Je n'arrive toujours pas à me décider par rapport à Éric et côtoyer Thomas tous les jours ne me simplifie pas la tâche. Je lui ai demandé de garder ses distances sous le coup de la colère et cet idiot respecte mes doléances à la ligne. Seulement mes sentiments, eux, se fichent bien de tout cela, mon cœur continue de bondir dès que je le vois. Je crois que je suis un cas désespéré.

Les gargouillis de mon estomac me rappellent que la pause déjeuner est déjà bien entamée et que je n'ai pas encore mangé. La cantine du rez-de-chaussée ne me tente pas aujourd'hui, un sandwich de la brasserie à coté fera parfaitement l'affaire. Je patiente dans la file d'attente pour passer commande quand j'aperçois Thomas se lever d'une table de la partie restaurant de la brasserie. Il est accompagné d'une jeune femme resplendissante. Elle est pratiquement aussi grande que moi et doit avoir dans ses âges, brune les cheveux retenus en un élégant chignon, elle a teint de porcelaine : on dirait une poupée. Je les suis des yeux alors qu'ils sortent du restaurant. Mon cœur défaille subitement : ils sont en train de s'enlacer. Je n'ai jamais vu Thomas prendre qui que ce soit dans ses bras, mis à part moi. Ils doivent très bien se connaitre car ils se regardent, à présent, affectueusement en se tenant les mains. Elle lui dépose un baiser sur la joue avant de le quitter.
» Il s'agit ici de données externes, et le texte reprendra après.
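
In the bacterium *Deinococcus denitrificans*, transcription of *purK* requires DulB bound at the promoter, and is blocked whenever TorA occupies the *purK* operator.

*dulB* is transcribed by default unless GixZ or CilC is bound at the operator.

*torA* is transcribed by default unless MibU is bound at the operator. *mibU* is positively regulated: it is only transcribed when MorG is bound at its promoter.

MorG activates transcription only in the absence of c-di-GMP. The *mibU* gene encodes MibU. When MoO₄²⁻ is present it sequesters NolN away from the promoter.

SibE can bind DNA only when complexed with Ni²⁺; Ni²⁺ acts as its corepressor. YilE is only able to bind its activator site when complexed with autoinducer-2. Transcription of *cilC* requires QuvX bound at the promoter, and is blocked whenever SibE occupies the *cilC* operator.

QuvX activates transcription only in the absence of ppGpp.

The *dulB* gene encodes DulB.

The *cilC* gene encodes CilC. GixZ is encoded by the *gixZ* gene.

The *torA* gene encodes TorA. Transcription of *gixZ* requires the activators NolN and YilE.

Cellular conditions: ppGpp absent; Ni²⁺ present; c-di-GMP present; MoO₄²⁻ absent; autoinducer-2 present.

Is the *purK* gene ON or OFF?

MoO₄²⁻ is absent, so NolN is active.
Autoinducer-2 is present, so YilE is active.
No repressor is bound and NolN and YilE are active, so *gixZ* is transcribed.
So GixZ is produced and active.
Ni²⁺ is present, so SibE is active.
ppGpp is absent, so QuvX is active.
With repressor SibE bound, *cilC* is not transcribed.
So CilC is not produced.
With repressor GixZ bound, *dulB* is not transcribed.
So DulB is not produced.
c-di-GMP is present, so MorG is inactive.
Required activator MorG is absent, so *mibU* is not transcribed.
So MibU is not produced.
With no repressor bound, *torA* is transcribed.
So TorA is produced and active.
With repressor TorA bound, *purK* is not transcribed.

OFF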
Qui est-elle ? D'où la connait-il ? Depuis quand? Quelle est leur relation ? Pourquoi je ne l'ai jamais vu avant ? Sont autant de questions qui bombardent mon esprit et crèvent mon cœur telles des lances. Je ne reprends pieds avec la réalité que lorsque la serveuse me relance pour la énième fois pour prendre ma commande. Je la regarde comme si elle pouvait détenir la réponse à toutes mes questions mais devant son air impatient je finis par lui indiquer que finalement je ne commanderai rien : je n'ai plus faim du tout.

Mon portable vibre tandis que je suis bêtement assis sur un banc dans la rue. Le SMS vient d'Éric, il me demande si je suis libre le week-end prochain. Je me mets à ricaner tout seul comme un idiot : sacré marionnettiste, tu choisis vraiment bien ton moment...

*

Ce n'est que le soir que je réponds à Éric. Je l'avise que je n'ai rien de prévu... Voir Thomas dans les bras d'une femme m'a ouvert les yeux et fait prendre conscience que je ne vis pas dans un conte de fée où l'histoire se termine par un "l'homo et l'hétéro vécurent ensemble et heureux jusqu'à la fin de leurs jours ". Je me suis pris une bonne claque qui m'a enfin réveillé pour de bon.

La réponse d'Éric ne se fait pas attendre. Un café-concert a ouvert ses portes récemment en centre-ville et il me propose d'y aller. Nous convenons de nous y retrouver samedi à 19h30.

J'imagine déjà la tête de Chris quand je vais lui annoncer ça... Bon non en fait, je crois je vais attendre pour le faire...

*

Je découvre une rue piétonne, pavée et visiblement assez animée. Je ne me rappelle pas être déjà venu par ici. Je repère le lieu dont Éric m'a parlé : la façade a un style un peu bistrot-rétro, très sympa. Il m'attend sagement à une table en terrasse. C'est quelqu'un d'attirant au sens propre du terme : les traits bien dessinés, les cheveux châtains toujours un peu en bataille lui donnent beaucoup de charme, mais c'est surtout cette aura douce et apaisante qu'il dégage qui vous donne envie d'aller vers lui.